For an example, if a limit order of 5 BTC is placed in an exchange indicating that the bitcoins were to be bought at $9000 while the exchange price was then at $9020, that order may not be filled up immediately because there may not be enough sellers willing to sell at $9000. However, some sellers may sell at that price, enabling the buyer to fill up for say 3BTC. They will have to wait until bitcoin price at the exchange falls back to $9000 before filling the balance of 2BTC.

Maker Fee: Exchanges need to have their order books filled all the time. So they encourage this by charging smaller fees to those who make orders that are not filled immediately. In other words, makers of standing order that are not filled immediately are charged lower than those whose orders are filled immediately.

To understand this, assuming you placed a limit order to buy 1 BTC at $8000 when the current bitcoin price at the exchange was $8700, such an order may not be filled immediately. The exchange classifies you an order maker. Your order will be listed in the order book because it hasn’t been filled. The fees you’ll pay later will be smaller because you are seen as a bringer of business by the exchange.

Also, if a seller wanted to buy bitcoin and placed limit ask order to sell 1 BTC at $9,200 while the current exchange price was $8,500, there won’t be people willing to buy at that higher price, so the person that placed the order is a maker of business to the exchange and pays smaller fees.
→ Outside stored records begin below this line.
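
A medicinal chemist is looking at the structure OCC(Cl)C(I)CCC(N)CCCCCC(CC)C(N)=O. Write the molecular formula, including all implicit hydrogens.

Walk through each heavy atom and fill implicit hydrogens from standard valence (C 4, N 3, O 2, S 2, halogen 1):
  atom 1: O, bond orders sum to 1 (valence 2) → 1 H
  atom 2: C, bond orders sum to 2 (valence 4) → 2 H
  atom 3: C, bond orders sum to 3 (valence 4) → 1 H
  atom 4: Cl (halogen, monovalent) → 0 H
  atom 5: C, bond orders sum to 3 (valence 4) → 1 H
  atom 6: I (halogen, monovalent) → 0 H
  atom 7: C, bond orders sum to 2 (valence 4) → 2 H
  atom 8: C, bond orders sum to 2 (valence 4) → 2 H
  atom 9: C, bond orders sum to 3 (valence 4) → 1 H
  atom 10: N, bond orders sum to 1 (valence 3) → 2 H
  atom 11: C, bond orders sum to 2 (valence 4) → 2 H
  atom 12: C, bond orders sum to 2 (valence 4) → 2 H
  atom 13: C, bond orders sum to 2 (valence 4) → 2 H
  atom 14: C, bond orders sum to 2 (valence 4) → 2 H
  atom 15: C, bond orders sum to 2 (valence 4) → 2 H
  atom 16: C, bond orders sum to 3 (valence 4) → 1 H
  atom 17: C, bond orders sum to 2 (valence 4) → 2 H
  atom 18: C, bond orders sum to 1 (valence 4) → 3 H
  atom 19: C, bond orders sum to 4 (valence 4) → 0 H
  atom 20: N, bond orders sum to 1 (valence 3) → 2 H
  atom 21: O, bond orders sum to 2 (valence 2) → 0 H
Totals → C:15, H:30, Cl:1, I:1, N:2, O:2.

C15H30ClIN2O2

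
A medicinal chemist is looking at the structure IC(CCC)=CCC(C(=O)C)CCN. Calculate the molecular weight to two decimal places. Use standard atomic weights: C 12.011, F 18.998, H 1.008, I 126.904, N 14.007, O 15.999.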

Taker Fee: Taker fees are higher because the exchanges consider trades who make them to be taking businesses from the exchange following this scenario. Takers are traders whose orders are filled immediately because they were within the limits of the current market price.

Assuming a trader places a limit order to buy 1 BTC at $10,000 while the exchange price is $9,998, the order is filled immediately and the trader pays taker fee since they take businesses from the exchange.

Price Graphs and How To Interpret Them

Japanese Candle Sticks are bar charts that show the opening, closing, high and low prices of bitcoin within a specified period. The candle will either be green in color if the market closed with price higher than it opened or the color would be red if it closed with lower price than it opened. The chart is referred to as OHLC (Open, High, Low, Close) by some traders.

Bull and Bear Markets

These are metaphoric expressions that show if the prices are going up (bull) or coming down (bear). This is mainly a representation of how these animals fight or attack.

Resistance and Support

Bitcoin has a pattern of price movement. There are prices that are difficult for the coin to go higher than in a bullish market. These are usually round numbers accompanied by a lot of sell orders making it difficult for the price to go higher. For instance, before 2017, people felt $1000 was too much money to pay for Bitcoin. That amount created a resistance level that the currency couldn’t bridge for a long time, but when it did, it went up all the way to $10,000, by mid December, the $20,000 resistance level was too difficult for the coin to make and cross.

A support level is the value that the coin price cannot fall below. Support level is accompanied by may buy order because traders know that at that point, the next direction of the price will be upward. The desire to make profit drives the many buy orders at support levels. These levels exist because inexperienced traders hold these figures as significant and massively buy or sell at such points.

There are still a lot more to learn in trading successfully, however, since this is a beginner’s guide. The above overview will help a new trader start.

A final warning, in trading bitcoin, you must realize a few things:

Do not start trading with an amount you cannot afford to lose. Losses are commonplace in trading.

Control your emotions. Greed of trying to make all the profits at the same time. Fear that you are about losing your bitcoins are emotions that would make you not assess situations well and make appropriate judgments.

You must create a plan and work with it. How do you want to trade? How much? When? How?

Learn from your mistakes but don’t give up.

Never leave your bitcoins in exchanges. They are for trading, not storage. Secure your coins because they can be stolen.